Nate used both hands to push each of the girls as hard as he could, sending them soaring over our heads. They squealed with delight while their cousins begged for the same.
“Nate! Nate! Nate!”
It was like an obstacle co
urse of small children. I gritted my teeth and accepted it. My turn would come—eventually. And as I stood there waiting for it, I felt a cold nose nudge my hand. I glanced down to see Rocky’s wide eyes begging for some attention. His white muzzle seemed to smile when I gave it to him.
Finally, after every cousin got a push on the swing, Nate feigned exhaustion and then fell against me. “Come on, let’s go before they realize I’m faking.”
He grabbed my hand and we ran to the edge of the Binghams’ property, where a corral fence separated the woods from the yard. A pair of Douglas firs towered majestically as if they were welcoming us to the forest.
That was one thing about growing up in a lumber town in the Pacific Northwest: we knew our trees. Fir, pine, hemlock—each had its own personality. I always considered the firs to be protective guardians—evergreen sentinels watching over us.
Yeah, I know. Pretty corny.
Nate tugged me farther into the woods to a clearing near the stream that flowed through the mountains past his house and mine. On a summer day like today, the water sparkled like it was made of diamonds. Rocky eagerly lapped at the stream before plopping himself down in a patch of sun.
Nate sat on an old tree stump and pulled me down onto his lap.
“Watch my dress!” I cried as I tumbled. “It’s brand-new!”
“For me?”
“Yes, well, for your party.”
“Aw, you didn’t have to do that.” He carefully arranged my dress so it didn’t touch the forest floor. “You could have worn nothing and I’d be just as happy.”

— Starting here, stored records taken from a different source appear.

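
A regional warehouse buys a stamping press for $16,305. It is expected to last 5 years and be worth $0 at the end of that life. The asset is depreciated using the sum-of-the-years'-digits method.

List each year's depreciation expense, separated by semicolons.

$5,435; $4,348; $3,261; $2,174; $1,087

Depreciable base = $16,305 − $0 = $16,305.
Sum of the years' digits = 5+4+3+2+1 = 15.
Year 1: $16,305 × 5/15 = $5,435. Book value $10,870.
Year 2: $16,305 × 4/15 = $4,348. Book value $6,522.
Year 3: $16,305 × 3/15 = $3,261. Book value $3,261.
Year 4: $16,305 × 2/15 = $2,174. Book value $1,087.
Year 5: $16,305 × 1/15 = $1,087. Book value $0.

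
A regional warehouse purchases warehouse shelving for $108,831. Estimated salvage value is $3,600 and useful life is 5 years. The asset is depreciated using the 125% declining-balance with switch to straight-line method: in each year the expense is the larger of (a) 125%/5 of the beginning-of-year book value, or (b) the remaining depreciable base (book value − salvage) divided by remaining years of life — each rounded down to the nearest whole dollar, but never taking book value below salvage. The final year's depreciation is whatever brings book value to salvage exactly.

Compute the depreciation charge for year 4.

Depreciable base = $108,831 − $3,600 = $105,231.
Year 1: DB = ⌊$108,831 × 125%/5⌋ = $27,207; SL = ⌊$105,231/5⌋ = $21,046 → take DB $27,207. Book value $81,624.
Year 2: DB = ⌊$81,624 × 125%/5⌋ = $20,406; SL = ⌊$78,024/4⌋ = $19,506 → take DB $20,406. Book value $61,218.
Year 3: DB = ⌊$61,218 × 125%/5⌋ = $15,304; SL = ⌊$57,618/3⌋ = $19,206 → take SL $19,206. Book value $42,012.
Year 4: DB = ⌊$42,012 × 125%/5⌋ = $10,503; SL = ⌊$38,412/2⌋ = $19,206 → take SL $19,206. Book value $22,806.

$19,206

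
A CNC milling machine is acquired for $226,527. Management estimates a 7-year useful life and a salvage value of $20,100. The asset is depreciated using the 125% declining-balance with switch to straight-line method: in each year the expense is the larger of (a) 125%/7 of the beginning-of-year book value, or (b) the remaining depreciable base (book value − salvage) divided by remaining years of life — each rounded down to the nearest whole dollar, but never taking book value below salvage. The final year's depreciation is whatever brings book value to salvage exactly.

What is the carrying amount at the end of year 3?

Depreciable base = $226,527 − $20,100 = $206,427.
Year 1: DB = ⌊$226,527 × 125%/7⌋ = $40,451; SL = ⌊$206,427/7⌋ = $29,489 → take DB $40,451. Book value $186,076.
Year 2: DB = ⌊$186,076 × 125%/7⌋ = $33,227; SL = ⌊$165,976/6⌋ = $27,662 → take DB $33,227. Book value $152,849.
Year 3: DB = ⌊$152,849 × 125%/7⌋ = $27,294; SL = ⌊$132,749/5⌋ = $26,549 → take DB $27,294. Book value $125,555.

$125,555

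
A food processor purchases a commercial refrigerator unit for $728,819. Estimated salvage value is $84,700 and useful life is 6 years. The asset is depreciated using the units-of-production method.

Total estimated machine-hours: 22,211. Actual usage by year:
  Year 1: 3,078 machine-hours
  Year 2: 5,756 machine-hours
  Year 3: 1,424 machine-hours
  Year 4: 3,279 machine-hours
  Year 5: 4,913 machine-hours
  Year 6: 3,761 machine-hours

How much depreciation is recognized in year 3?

Depreciable base = $728,819 − $84,700 = $644,119.
Rate = $644,119 / 22,211 machine-hours = $29 per machine-hour.
Year 1: 3,078 × $29 = $89,262. Book value $639,557.
Year 2: 5,756 × $29 = $166,924. Book value $472,633.
Year 3: 1,424 × $29 = $41,296. Book value $431,337.

$41,296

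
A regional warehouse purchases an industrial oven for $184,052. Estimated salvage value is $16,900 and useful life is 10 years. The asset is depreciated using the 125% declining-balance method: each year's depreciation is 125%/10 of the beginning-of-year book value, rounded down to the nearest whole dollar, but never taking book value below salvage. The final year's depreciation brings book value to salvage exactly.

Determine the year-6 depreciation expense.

Depreciable base = $184,052 − $16,900 = $167,152.
Year 1: ⌊$184,052 × 125%/10⌋ = $23,006. Book value $161,046.
Year 2: ⌊$161,046 × 125%/10⌋ = $20,130. Book value $140,916.
Year 3: ⌊$140,916 × 125%/10⌋ = $17,614. Book value $123,302.
Year 4: ⌊$123,302 × 125%/10⌋ = $15,412. Book value $107,890.
Year 5: ⌊$107,890 × 125%/10⌋ = $13,486. Book value $94,404.
Year 6: ⌊$94,404 × 125%/10⌋ = $11,800. Book value $82,604.

$11,800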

I giggled as he tickled me. “I’ll bet you would!” I held on to the back of his neck with both hands and stuck my tongue in his ear—not romantic at all, just wet and gross. Like that lizard he thought was funny from the Disney movie about Rapunzel.

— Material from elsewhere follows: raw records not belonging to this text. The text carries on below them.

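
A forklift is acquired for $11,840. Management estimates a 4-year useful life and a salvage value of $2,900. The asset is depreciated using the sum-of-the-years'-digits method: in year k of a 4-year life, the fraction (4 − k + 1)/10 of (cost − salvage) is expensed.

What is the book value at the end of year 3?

$3,794

Depreciable base = $11,840 − $2,900 = $8,940.
Sum of the years' digits = 4+3+2+1 = 10.
Year 1: $8,940 × 4/10 = $3,576. Book value $8,264.
Year 2: $8,940 × 3/10 = $2,682. Book value $5,582.
Year 3: $8,940 × 2/10 = $1,788. Book value $3,794.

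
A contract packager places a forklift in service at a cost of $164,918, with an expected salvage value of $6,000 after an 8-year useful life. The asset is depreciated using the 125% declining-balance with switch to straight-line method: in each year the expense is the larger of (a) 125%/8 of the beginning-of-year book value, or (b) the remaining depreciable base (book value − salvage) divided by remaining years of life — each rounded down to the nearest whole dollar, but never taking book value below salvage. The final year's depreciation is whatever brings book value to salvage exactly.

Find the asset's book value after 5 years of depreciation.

$61,704

Depreciable base = $164,918 − $6,000 = $158,918.
Year 1: DB = ⌊$164,918 × 125%/8⌋ = $25,768; SL = ⌊$158,918/8⌋ = $19,864 → take DB $25,768. Book value $139,150.
Year 2: DB = ⌊$139,150 × 125%/8⌋ = $21,742; SL = ⌊$133,150/7⌋ = $19,021 → take DB $21,742. Book value $117,408.
Year 3: DB = ⌊$117,408 × 125%/8⌋ = $18,345; SL = ⌊$111,408/6⌋ = $18,568 → take SL $18,568. Book value $98,840.
Year 4: DB = ⌊$98,840 × 125%/8⌋ = $15,443; SL = ⌊$92,840/5⌋ = $18,568 → take SL $18,568. Book value $80,272.
Year 5: DB = ⌊$80,272 × 125%/8⌋ = $12,542; SL = ⌊$74,272/4⌋ = $18,568 → take SL $18,568. Book value $61,704.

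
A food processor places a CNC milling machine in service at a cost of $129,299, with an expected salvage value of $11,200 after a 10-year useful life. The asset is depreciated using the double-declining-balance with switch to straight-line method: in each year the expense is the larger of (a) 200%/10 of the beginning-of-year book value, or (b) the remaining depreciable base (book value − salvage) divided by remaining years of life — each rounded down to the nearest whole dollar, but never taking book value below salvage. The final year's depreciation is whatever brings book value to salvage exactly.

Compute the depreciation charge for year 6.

Depreciable base = $129,299 − $11,200 = $118,099.
Year 1: DB = ⌊$129,299 × 200%/10⌋ = $25,859; SL = ⌊$118,099/10⌋ = $11,809 → take DB $25,859. Book value $103,440.
Year 2: DB = ⌊$103,440 × 200%/10⌋ = $20,688; SL = ⌊$92,240/9⌋ = $10,248 → take DB $20,688. Book value $82,752.
Year 3: DB = ⌊$82,752 × 200%/10⌋ = $16,550; SL = ⌊$71,552/8⌋ = $8,944 → take DB $16,550. Book value $66,202.
Year 4: DB = ⌊$66,202 × 200%/10⌋ = $13,240; SL = ⌊$55,002/7⌋ = $7,857 → take DB $13,240. Book value $52,962.
Year 5: DB = ⌊$52,962 × 200%/10⌋ = $10,592; SL = ⌊$41,762/6⌋ = $6,960 → take DB $10,592. Book value $42,370.
Year 6: DB = ⌊$42,370 × 200%/10⌋ = $8,474; SL = ⌊$31,170/5⌋ = $6,234 → take DB $8,474. Book value $33,896.

$8,474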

He immediately recoiled. “Ugh! Do not do that again.” He wiped his ear with his sleeve.
“How about this instead?” I leaned in again, this time with a gentle kiss. He kissed me back. A kiss that said, We are alone and I like it that way.
No kids underfoot. No parents interrupting. No dogs begging—at least not this one, who still lay happily sprawled by the stream. Here in the forest the only sounds were the bubble of the water, the whistling of a few sparrows, the swish of tree branches.